To understand juggernaut liberalisation of intra-industry trade, it is necessary to reach for the very latest trade theories, the so-called new-new trade theory (Melitz 2003, Eaton and Kortum 2002). These models allow for differences in firm size and efficiency and explain why the largest, most efficient firms export while smaller firms sell only domestically. In addition to matching many important aspects of reality, this implies that there is what might be called ‘intra-sectoral special interest politics’. In the new-new trade models, reciprocal trade liberalisation raises the profits of big export firms while lowering the profit of small firms in the same industry that sell only in the local market (Falvey, Greenaway and Yu 2004, Baldwin and Forslid 2004). The intuition is simple. Reciprocal liberalisation harms small firms that sell only locally since it raises the degree of competition they face; they have no exports to benefit from the expanded foreign market access. This leads to a downsizing of such firms with some of them exiting the industry. For the big firms, by contrast, the extra competition at home is offset by better market access abroad. On net they gain since their sales benefit from the downsizing and exit of small firms in both markets. Turning from the economic impact of reciprocal liberalisation to the political economy aspect, the key fact is that there are many more small firms than big firms. Thus, Olsen’s Asymmetry suggests that industries engaged in intra-industry trade will tend to be pro-liberalisation. Notice the juggernaut’s liberalisation-begets-liberalisation features of this mechanism.
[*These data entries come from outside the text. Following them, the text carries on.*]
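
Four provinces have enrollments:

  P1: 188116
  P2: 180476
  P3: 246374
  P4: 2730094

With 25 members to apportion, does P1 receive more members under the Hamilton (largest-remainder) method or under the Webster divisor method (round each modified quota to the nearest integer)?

Hamilton: P1 2, P2 1, P3 2, P4 20.
Webster: P1 1, P2 1, P3 2, P4 21.
P1 gets 2 under Hamilton and 1 under Webster.

Hamilton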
Big exporting firms drive the liberalisation of sectors marked by intra-industry trade since they are better organised politically than the small firms in the same sector, and the liberalisation itself downsizes the anti-trade small firms while upsizing the pro-trade big firms.

This approach to political economy suggests structural reasons to be optimistic about freer trade, despite the Doha round’s struggles.